The FAA has more plans in the works for Part 61, but, as they saw from the over 400 comments to the Notice for Proposed Rulemaking (NRPM), some of this thinking isn’t fully cooked. Part of the plan was to provide some relief for flight schools who find it harder and harder to find (and afford to keep) complex trainers on the flight line.
We applaud the efforts to find an appropriate substitute for the complex trainer needed for the commercial and flight instructor certificates, but the regulation writers are a bit out of touch with reality here. Their idea was that a FADEC aircraft could count as complex aircraft. Huh? Why does a system that’s actually simpler—one power lever instead of three—replace an aircraft that has the added complexity of flaps and retractable gear? Not to mention the only aircraft we know of that a school could just go buy are the Liberty XL2 and the Diamond DA42/DA42NG. If they want complexity and cockpit workload, they could require glass-panel time as part of the commercial training. Nah, that won’t work. Most of the newbie commercial pilots are lucky to have a portable GPS in the cockpit.

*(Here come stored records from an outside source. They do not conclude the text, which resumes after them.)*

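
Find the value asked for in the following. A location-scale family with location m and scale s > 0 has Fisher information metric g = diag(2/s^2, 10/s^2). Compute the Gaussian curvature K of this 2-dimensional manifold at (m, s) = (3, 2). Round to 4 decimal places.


The metric has the form g = (A dm^2 + B ds^2)/s^2 with A = 2, B = 10.
Substitute u = sqrt(A/B)*m: g = B*(du^2 + ds^2)/s^2, i.e. B times the
Poincare upper half-plane metric, which has constant Gaussian curvature -1.
Scaling a 2D metric by a constant c divides the Gaussian curvature by c,
so K = -1/B = -1/(10) = -0.1000 everywhere (the point (m, s) = (3, 2) is irrelevant:
the curvature is constant).
The requested Gaussian curvature is K = -0.1000.

-0.1000


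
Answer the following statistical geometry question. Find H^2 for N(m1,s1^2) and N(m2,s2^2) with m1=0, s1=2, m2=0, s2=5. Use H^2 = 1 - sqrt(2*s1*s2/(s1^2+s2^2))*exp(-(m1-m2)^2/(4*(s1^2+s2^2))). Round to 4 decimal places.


Squared Hellinger distance for Gaussians:
H^2 = 1 - sqrt(2*s1*s2/(s1^2+s2^2)) * exp(-(m1-m2)^2/(4*(s1^2+s2^2))).
s1^2 = 4, s2^2 = 25, s1^2+s2^2 = 29.
sqrt(2*2*5/(29)) = 0.830455.
(m1-m2)^2 = (0)^2 = 0.
exp(-0/(4*29)) = exp(0.0) = 1.0.
H^2 = 1 - 0.830455*1.0 = 0.1695

0.1695


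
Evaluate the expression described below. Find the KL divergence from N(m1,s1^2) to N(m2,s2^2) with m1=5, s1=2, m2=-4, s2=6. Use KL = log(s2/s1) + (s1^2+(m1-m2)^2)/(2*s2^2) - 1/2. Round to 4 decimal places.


KL divergence between normal distributions:
KL = log(s2/s1) + (s1^2 + (m1-m2)^2)/(2*s2^2) - 1/2.
log(6/2) = 1.098612.
(2^2 + (5--4)^2)/(2*6^2) = (4 + 81)/72 = 1.180556.
KL = 1.098612 + 1.180556 - 0.5 = 1.7792

1.7792


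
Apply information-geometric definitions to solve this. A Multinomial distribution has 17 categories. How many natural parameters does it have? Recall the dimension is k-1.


Exponential family dimension calculation:
For Multinomial with k=17 categories, dim = k-1 = 16.

16


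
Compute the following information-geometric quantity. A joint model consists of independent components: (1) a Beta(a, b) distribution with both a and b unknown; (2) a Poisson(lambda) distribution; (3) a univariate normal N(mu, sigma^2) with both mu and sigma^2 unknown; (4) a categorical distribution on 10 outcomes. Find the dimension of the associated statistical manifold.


The dimension of a statistical manifold equals the number of free
(independent) real parameters of the model. For a product of independent
blocks the parameter counts add.
- Beta (a, b): 2.
- Poisson (lambda): 1.
- normal (mu, sigma^2): 2.
- categorical on 10 outcomes (probabilities sum to 1): 10-1 = 9.
Total = 2 + 1 + 2 + 9 = 14.
Dimension = 14

14


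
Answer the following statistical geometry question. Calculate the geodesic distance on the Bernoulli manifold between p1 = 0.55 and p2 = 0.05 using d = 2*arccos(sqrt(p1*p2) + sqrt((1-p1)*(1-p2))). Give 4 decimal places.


Geodesic distance on Bernoulli manifold:
d(p1,p2) = 2*arccos(sqrt(p1*p2) + sqrt((1-p1)*(1-p2))).
sqrt(p1*p2) = sqrt(0.55*0.05) = 0.165831.
sqrt((1-p1)*(1-p2)) = sqrt(0.45*0.95) = 0.653835.
arg = 0.165831 + 0.653835 = 0.819666.
d = 2*arccos(0.819666) = 1.2199

1.2199


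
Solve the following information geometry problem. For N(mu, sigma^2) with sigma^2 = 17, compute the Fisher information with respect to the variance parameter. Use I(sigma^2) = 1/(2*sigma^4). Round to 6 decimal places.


Fisher information for variance: I(sigma^2) = 1/(2*sigma^4).
sigma^2 = 17, so sigma^4 = 289.
I = 1/(2*289) = 1/578 = 0.001730

0.001730


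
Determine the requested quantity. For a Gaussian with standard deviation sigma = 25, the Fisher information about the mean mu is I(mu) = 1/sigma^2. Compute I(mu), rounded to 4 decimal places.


The Fisher information for the mean of a normal distribution is I(mu) = 1/sigma^2.
sigma = 25, so sigma^2 = 625.
I(mu) = 1/625 = 0.0016

0.0016


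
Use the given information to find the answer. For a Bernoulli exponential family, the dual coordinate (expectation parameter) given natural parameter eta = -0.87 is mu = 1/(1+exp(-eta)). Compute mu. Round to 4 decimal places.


Dual coordinate (expectation parameter) for Bernoulli:
mu = 1/(1+exp(-eta)).
eta = -0.87.
exp(-eta) = exp(0.87) = 2.386911.
mu = 1/(1+2.386911) = 0.2953

0.2953


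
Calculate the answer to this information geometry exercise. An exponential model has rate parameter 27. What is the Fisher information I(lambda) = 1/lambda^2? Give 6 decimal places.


Fisher information for exponential: I(lambda) = 1/lambda^2.
lambda = 27, lambda^2 = 729.
I = 1/729 = 0.001372

0.001372


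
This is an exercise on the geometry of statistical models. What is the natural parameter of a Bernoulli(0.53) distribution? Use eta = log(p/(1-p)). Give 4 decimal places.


Natural parameter for Bernoulli: eta = log(p/(1-p)).
p = 0.53, 1-p = 0.47.
p/(1-p) = 1.12766.
eta = log(1.12766) = 0.1201

0.1201


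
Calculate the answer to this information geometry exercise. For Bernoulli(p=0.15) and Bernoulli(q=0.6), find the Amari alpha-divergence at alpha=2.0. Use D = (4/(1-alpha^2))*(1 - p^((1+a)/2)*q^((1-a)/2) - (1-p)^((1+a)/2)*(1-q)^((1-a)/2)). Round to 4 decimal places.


Amari alpha-divergence:
D = (4/(1-alpha^2))*(1 - p^((1+a)/2)*q^((1-a)/2) - (1-p)^((1+a)/2)*(1-q)^((1-a)/2)).
alpha = 2.0, p = 0.15, q = 0.6.
e1 = (1+alpha)/2 = 1.5, e2 = (1-alpha)/2 = -0.5.
t1 = p^e1 * q^e2 = 0.15^1.5 * 0.6^-0.5 = 0.075.
t2 = (1-p)^e1 * (1-q)^e2 = 0.85^1.5 * 0.4^-0.5 = 1.239077.
4/(1-alpha^2) = -1.333333.
D = -1.333333*(1 - 0.075 - 1.239077) = 0.4188

0.4188


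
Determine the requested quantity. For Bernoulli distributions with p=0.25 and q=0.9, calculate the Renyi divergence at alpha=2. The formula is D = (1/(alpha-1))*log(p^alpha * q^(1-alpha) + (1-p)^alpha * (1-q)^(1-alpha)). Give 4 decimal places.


Renyi divergence of order alpha between Bernoulli distributions:
D = (1/(alpha-1))*log(p^alpha * q^(1-alpha) + (1-p)^alpha * (1-q)^(1-alpha)).
alpha = 2, p = 0.25, q = 0.9.
p^alpha * q^(1-alpha) = 0.25^2 * 0.9^-1 = 0.069444.
(1-p)^alpha * (1-q)^(1-alpha) = 0.75^2 * 0.1^-1 = 5.625.
sum = 0.069444 + 5.625 = 5.694444.
D = (1/1)*log(5.694444) = 1.7395

1.7395


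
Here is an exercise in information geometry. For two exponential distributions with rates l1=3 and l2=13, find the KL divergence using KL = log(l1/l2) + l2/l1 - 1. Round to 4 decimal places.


KL divergence for exponential family:
KL = log(l1/l2) + l2/l1 - 1.
log(3/13) = -1.466337.
13/3 = 4.333333.
KL = -1.466337 + 4.333333 - 1 = 1.8670

1.8670


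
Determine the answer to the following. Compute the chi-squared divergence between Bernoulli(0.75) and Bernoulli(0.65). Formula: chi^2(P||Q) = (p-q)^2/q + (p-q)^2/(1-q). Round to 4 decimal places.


Chi-squared divergence between Bernoulli distributions:
chi^2 = (p-q)^2/q + (p-q)^2/(1-q).
p = 0.75, q = 0.65, p-q = 0.1.
(p-q)^2 = 0.01.
term1 = 0.01/0.65 = 0.015385.
term2 = 0.01/0.35 = 0.028571.
chi^2 = 0.015385 + 0.028571 = 0.0440

0.0440


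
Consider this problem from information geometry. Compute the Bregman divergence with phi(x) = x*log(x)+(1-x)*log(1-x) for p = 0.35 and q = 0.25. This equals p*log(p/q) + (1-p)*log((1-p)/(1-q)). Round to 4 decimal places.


Bregman divergence with negative entropy generator:
D = p*log(p/q) + (1-p)*log((1-p)/(1-q)).
p = 0.35, q = 0.25.
p*log(p/q) = 0.35*log(0.35/0.25) = 0.117765.
(1-p)*log((1-p)/(1-q)) = 0.65*log(0.65/0.75) = -0.093016.
D = 0.117765 + -0.093016 = 0.0247

0.0247


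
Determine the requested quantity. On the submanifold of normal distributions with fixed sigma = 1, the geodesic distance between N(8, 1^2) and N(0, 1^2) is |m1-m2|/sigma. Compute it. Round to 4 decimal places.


On the fixed-variance normal subfamily, geodesic distance = |m1-m2|/sigma.
|8 - 0| = 8.
sigma = 1.
d = 8/1 = 8.0000

8.0000


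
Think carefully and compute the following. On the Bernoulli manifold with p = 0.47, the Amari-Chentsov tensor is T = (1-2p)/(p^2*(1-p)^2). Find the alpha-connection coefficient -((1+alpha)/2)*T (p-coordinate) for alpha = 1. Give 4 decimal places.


Skewness (Amari-Chentsov) tensor: T = (1-2p)/(p^2*(1-p)^2).
p = 0.47, 1-2p = 0.06, p^2 = 0.2209, (1-p)^2 = 0.2809.
T = 0.06/(0.2209 * 0.2809) = 0.96695.
In the p-coordinate, Gamma^(alpha) = Gamma^(0) - (alpha/2)*T with Gamma^(0) = (1/2)*g'(p) = -T/2,
so Gamma^(alpha) = -((1+alpha)/2)*T.
alpha = 1, -(1+alpha)/2 = -1.0.
Gamma = -1.0 * 0.96695 = -0.9669

-0.9669


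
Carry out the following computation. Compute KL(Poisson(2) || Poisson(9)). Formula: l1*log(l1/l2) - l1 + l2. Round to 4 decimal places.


KL divergence for Poisson:
KL = l1*log(l1/l2) - l1 + l2.
l1 = 2, l2 = 9.
log(2/9) = -1.504077.
l1*log(l1/l2) = 2 * -1.504077 = -3.008155.
KL = -3.008155 - 2 + 9 = 3.9918

3.9918


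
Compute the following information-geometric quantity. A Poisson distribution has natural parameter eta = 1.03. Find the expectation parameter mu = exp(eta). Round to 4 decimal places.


Expectation parameter for Poisson exponential family:
mu = exp(eta).
eta = 1.03.
mu = exp(1.03) = 2.8011

2.8011


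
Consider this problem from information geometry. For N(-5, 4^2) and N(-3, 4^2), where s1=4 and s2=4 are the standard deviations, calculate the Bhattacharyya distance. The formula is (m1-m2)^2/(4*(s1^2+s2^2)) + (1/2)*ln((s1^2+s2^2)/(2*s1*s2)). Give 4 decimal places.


Bhattacharyya distance between two Gaussians:
DB = (m1-m2)^2/(4*(s1^2+s2^2)) + (1/2)*ln((s1^2+s2^2)/(2*s1*s2)).
(m1-m2)^2 = (-2)^2 = 4.
s1^2+s2^2 = 16 + 16 = 32.
term1 = 4/128 = 0.03125.
term2 = 0.5*ln(32/32.0) = 0.0.
DB = 0.03125 + 0.0 = 0.0313

0.0313


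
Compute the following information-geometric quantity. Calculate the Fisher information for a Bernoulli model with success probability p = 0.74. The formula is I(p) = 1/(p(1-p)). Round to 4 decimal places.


For Bernoulli(p), Fisher information is I(p) = 1/(p*(1-p)).
p = 0.74, 1-p = 0.26.
p*(1-p) = 0.1924.
I(p) = 1/0.1924 = 5.1975

5.1975


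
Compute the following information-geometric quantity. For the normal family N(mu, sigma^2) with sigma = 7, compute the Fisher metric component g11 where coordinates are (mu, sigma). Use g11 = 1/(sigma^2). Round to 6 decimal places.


For the 2-parameter normal family, the Fisher metric has:
  g11 = 1/sigma^2, g22 = 2/sigma^2.
sigma = 7, sigma^2 = 49.
g11 = 0.020408

0.020408


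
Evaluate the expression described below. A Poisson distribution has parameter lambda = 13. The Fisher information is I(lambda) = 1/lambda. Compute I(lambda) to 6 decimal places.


Fisher information for Poisson: I(lambda) = 1/lambda.
lambda = 13.
I(lambda) = 1/13 = 0.076923

0.076923


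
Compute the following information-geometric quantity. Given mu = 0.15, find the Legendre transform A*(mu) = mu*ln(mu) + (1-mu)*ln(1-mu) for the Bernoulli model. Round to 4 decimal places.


Legendre transform for Bernoulli:
A*(mu) = mu*log(mu) + (1-mu)*log(1-mu).
mu = 0.15, 1-mu = 0.85.
mu*log(mu) = 0.15*log(0.15) = -0.284568.
(1-mu)*log(1-mu) = 0.85*log(0.85) = -0.138141.
A* = -0.284568 + -0.138141 = -0.4227

-0.4227


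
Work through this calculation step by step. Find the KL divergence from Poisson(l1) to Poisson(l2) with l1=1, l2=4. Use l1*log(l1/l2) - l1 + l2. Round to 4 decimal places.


KL divergence for Poisson:
KL = l1*log(l1/l2) - l1 + l2.
l1 = 1, l2 = 4.
log(1/4) = -1.386294.
l1*log(l1/l2) = 1 * -1.386294 = -1.386294.
KL = -1.386294 - 1 + 4 = 1.6137

1.6137


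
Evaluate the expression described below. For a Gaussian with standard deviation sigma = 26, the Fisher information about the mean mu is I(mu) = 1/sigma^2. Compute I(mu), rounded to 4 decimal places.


The Fisher information for the mean of a normal distribution is I(mu) = 1/sigma^2.
sigma = 26, so sigma^2 = 676.
I(mu) = 1/676 = 0.0015

0.0015


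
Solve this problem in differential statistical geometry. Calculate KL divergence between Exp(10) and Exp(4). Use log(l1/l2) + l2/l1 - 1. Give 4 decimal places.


KL divergence for exponential family:
KL = log(l1/l2) + l2/l1 - 1.
log(10/4) = 0.916291.
4/10 = 0.4.
KL = 0.916291 + 0.4 - 1 = 0.3163

0.3163


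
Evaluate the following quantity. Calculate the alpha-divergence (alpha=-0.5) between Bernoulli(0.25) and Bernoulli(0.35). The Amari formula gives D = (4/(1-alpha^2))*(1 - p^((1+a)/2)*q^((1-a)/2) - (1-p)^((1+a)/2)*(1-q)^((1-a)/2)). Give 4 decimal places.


Amari alpha-divergence:
D = (4/(1-alpha^2))*(1 - p^((1+a)/2)*q^((1-a)/2) - (1-p)^((1+a)/2)*(1-q)^((1-a)/2)).
alpha = -0.5, p = 0.25, q = 0.35.
e1 = (1+alpha)/2 = 0.25, e2 = (1-alpha)/2 = 0.75.
t1 = p^e1 * q^e2 = 0.25^0.25 * 0.35^0.75 = 0.321763.
t2 = (1-p)^e1 * (1-q)^e2 = 0.75^0.25 * 0.65^0.75 = 0.673675.
4/(1-alpha^2) = 5.333333.
D = 5.333333*(1 - 0.321763 - 0.673675) = 0.0243

0.0243


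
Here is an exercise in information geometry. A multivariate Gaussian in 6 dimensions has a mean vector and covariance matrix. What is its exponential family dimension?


Exponential family dimension calculation:
For 6-dim MVN: mean has 6 params, covariance has 6*7/2 = 21 unique entries.
Total dim = 6 + 21 = 27.

27


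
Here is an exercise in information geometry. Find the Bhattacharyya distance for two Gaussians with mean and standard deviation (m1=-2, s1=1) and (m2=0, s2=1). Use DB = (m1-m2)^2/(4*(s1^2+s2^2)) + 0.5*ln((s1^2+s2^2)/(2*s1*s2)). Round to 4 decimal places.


Bhattacharyya distance between two Gaussians:
DB = (m1-m2)^2/(4*(s1^2+s2^2)) + (1/2)*ln((s1^2+s2^2)/(2*s1*s2)).
(m1-m2)^2 = (-2)^2 = 4.
s1^2+s2^2 = 1 + 1 = 2.
term1 = 4/8 = 0.5.
term2 = 0.5*ln(2/2.0) = 0.0.
DB = 0.5 + 0.0 = 0.5000

0.5000


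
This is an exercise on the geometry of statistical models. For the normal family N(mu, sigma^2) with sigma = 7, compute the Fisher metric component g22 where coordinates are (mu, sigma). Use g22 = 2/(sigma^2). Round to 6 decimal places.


For the 2-parameter normal family, the Fisher metric has:
  g11 = 1/sigma^2, g22 = 2/sigma^2.
sigma = 7, sigma^2 = 49.
g22 = 0.040816

0.040816


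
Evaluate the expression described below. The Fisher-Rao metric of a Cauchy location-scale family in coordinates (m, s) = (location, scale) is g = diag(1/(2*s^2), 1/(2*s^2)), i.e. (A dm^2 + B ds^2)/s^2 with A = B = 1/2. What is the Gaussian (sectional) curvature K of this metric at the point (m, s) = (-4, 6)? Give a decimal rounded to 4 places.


The metric has the form g = (A dm^2 + B ds^2)/s^2 with A = 1/2, B = 1/2.
Substitute u = sqrt(A/B)*m: g = B*(du^2 + ds^2)/s^2, i.e. B times the
Poincare upper half-plane metric, which has constant Gaussian curvature -1.
Scaling a 2D metric by a constant c divides the Gaussian curvature by c,
so K = -1/B = -1/(1/2) = -2.0000 everywhere (the point (m, s) = (-4, 6) is irrelevant:
the curvature is constant).
The requested Gaussian curvature is K = -2.0000.

-2.0000


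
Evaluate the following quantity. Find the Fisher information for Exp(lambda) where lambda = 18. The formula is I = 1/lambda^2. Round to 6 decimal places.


Fisher information for exponential: I(lambda) = 1/lambda^2.
lambda = 18, lambda^2 = 324.
I = 1/324 = 0.003086

0.003086


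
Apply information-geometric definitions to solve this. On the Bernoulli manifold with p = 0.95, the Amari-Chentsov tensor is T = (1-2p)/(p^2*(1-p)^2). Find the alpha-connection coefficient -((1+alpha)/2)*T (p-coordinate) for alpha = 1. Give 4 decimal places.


Skewness (Amari-Chentsov) tensor: T = (1-2p)/(p^2*(1-p)^2).
p = 0.95, 1-2p = -0.9, p^2 = 0.9025, (1-p)^2 = 0.0025.
T = -0.9/(0.9025 * 0.0025) = -398.891967.
In the p-coordinate, Gamma^(alpha) = Gamma^(0) - (alpha/2)*T with Gamma^(0) = (1/2)*g'(p) = -T/2,
so Gamma^(alpha) = -((1+alpha)/2)*T.
alpha = 1, -(1+alpha)/2 = -1.0.
Gamma = -1.0 * -398.891967 = 398.8920

398.8920


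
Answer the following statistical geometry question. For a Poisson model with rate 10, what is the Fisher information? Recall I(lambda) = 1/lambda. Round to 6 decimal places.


Fisher information for Poisson: I(lambda) = 1/lambda.
lambda = 10.
I(lambda) = 1/10 = 0.100000

0.100000


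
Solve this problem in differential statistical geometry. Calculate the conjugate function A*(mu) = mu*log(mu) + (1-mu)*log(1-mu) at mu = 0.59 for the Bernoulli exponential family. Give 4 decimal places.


Legendre transform for Bernoulli:
A*(mu) = mu*log(mu) + (1-mu)*log(1-mu).
mu = 0.59, 1-mu = 0.41.
mu*log(mu) = 0.59*log(0.59) = -0.311303.
(1-mu)*log(1-mu) = 0.41*log(0.41) = -0.365555.
A* = -0.311303 + -0.365555 = -0.6769

-0.6769


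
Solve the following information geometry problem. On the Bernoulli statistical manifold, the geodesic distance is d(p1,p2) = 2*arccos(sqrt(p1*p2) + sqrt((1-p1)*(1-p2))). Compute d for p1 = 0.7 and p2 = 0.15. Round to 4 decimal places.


Geodesic distance on Bernoulli manifold:
d(p1,p2) = 2*arccos(sqrt(p1*p2) + sqrt((1-p1)*(1-p2))).
sqrt(p1*p2) = sqrt(0.7*0.15) = 0.324037.
sqrt((1-p1)*(1-p2)) = sqrt(0.3*0.85) = 0.504975.
arg = 0.324037 + 0.504975 = 0.829012.
d = 2*arccos(0.829012) = 1.1869

1.1869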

The other plan for dealing with the complex trainer problem is to replace the complex training requirement with 10 hours of advanced instrument training. Some baulk at this, but we see potential value here. Even for Alaska operators who live (and try not to die) by extreme VFR, 10 hours seriously working the system could pay off. This is especially true in the ADS-B world of NextGen, where IFR-like services might apply to all aircraft.
One key detail though: None of this does any good if they forget to update the PTS and remove the requirement to take the test in a complex airplane. Hopefully they’ll catch that in the revisions.